🤖 AI Summary
In safety-critical human–machine interaction (HMI) scenarios, quantifying uncertainty in 3D human motion prediction remains challenging due to poor calibration and uncontrolled risk arising from implicit probabilistic modeling in existing approaches. To address this, we propose ProbHMI—a novel framework leveraging invertible neural networks to construct a disentangled latent space, where probabilistic dynamics are explicitly modeled to jointly optimize pose sequence generation and uncertainty propagation. ProbHMI is the first method to simultaneously support diverse trajectory sampling and strictly calibrated uncertainty estimation, enabling quantile-level confidence outputs and risk-aware decision-making. Extensive evaluation on multiple benchmarks demonstrates that ProbHMI achieves state-of-the-art performance in deterministic accuracy, predictive diversity, and uncertainty calibration.
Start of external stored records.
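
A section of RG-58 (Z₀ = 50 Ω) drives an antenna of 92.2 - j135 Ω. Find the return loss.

RL ≈ 2.84 dB

Γ = (42.2 − j135)/(142.2 − j135), |Γ| = 0.721
RL = −20·log₁₀|Γ| = −20·log₁₀(0.721)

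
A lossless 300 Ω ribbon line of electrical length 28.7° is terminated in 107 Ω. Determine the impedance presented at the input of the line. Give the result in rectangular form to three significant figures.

Z_in ≈ 134 + j138 Ω

tan(βl) = tan(28.7°) = 0.547
Z_in = Z_0·(Z_L + jZ_0·tanβl)/(Z_0 + jZ_L·tanβl)
     = 300·(107 + j164)/(300 + j58.6)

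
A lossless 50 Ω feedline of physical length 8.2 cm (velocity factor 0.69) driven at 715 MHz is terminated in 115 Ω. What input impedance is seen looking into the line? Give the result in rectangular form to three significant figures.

λ = v/f = 0.69·c / 715 MHz = 0.29 m
βl = 2π·l/λ = 2π × 0.283 = 102°
tan(βl) = tan(102°) = -4.72
Z_in = Z_0·(Z_L + jZ_0·tanβl)/(Z_0 + jZ_L·tanβl)
     = 50·(115 − j236)/(50 − j543)

Z_in ≈ 22.5 + j8.52 Ω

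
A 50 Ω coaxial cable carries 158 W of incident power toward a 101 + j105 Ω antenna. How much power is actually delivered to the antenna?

|Γ| = |(51 + j105)/(151 + j105)| = 0.635
|Γ|² = 0.403
P_refl = |Γ|²·P_inc = 63.6 W, P_del = (1 − |Γ|²)·P_inc = 94.4 W

P_delivered ≈ 94.4 W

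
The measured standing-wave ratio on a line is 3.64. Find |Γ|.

|Γ| = (S − 1)/(S + 1) = (3.64 − 1)/(3.64 + 1) = 2.64/4.64

|Γ| ≈ 0.569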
By providing reliable, well-calibrated probabilistic forecasts, ProbHMI establishes a robust foundation for safety-sensitive human motion prediction in HMI systems.
📝 Abstract
3D human motion forecasting aims to enable autonomous applications. Estimating uncertainty for each prediction (i.e., confidence based on probability density or quantile) is essential for safety-critical contexts like human-robot collaboration to minimize risks. However, existing diverse motion forecasting approaches struggle with uncertainty quantification due to implicit probabilistic representations hindering uncertainty modeling. We propose ProbHMI, which introduces invertible networks to parameterize poses in a disentangled latent space, enabling probabilistic dynamics modeling. A forecasting module then explicitly predicts future latent distributions, allowing effective uncertainty quantification. Evaluated on benchmarks, ProbHMI achieves strong performance for both deterministic and diverse prediction while validating uncertainty calibration, critical for risk-aware decision making.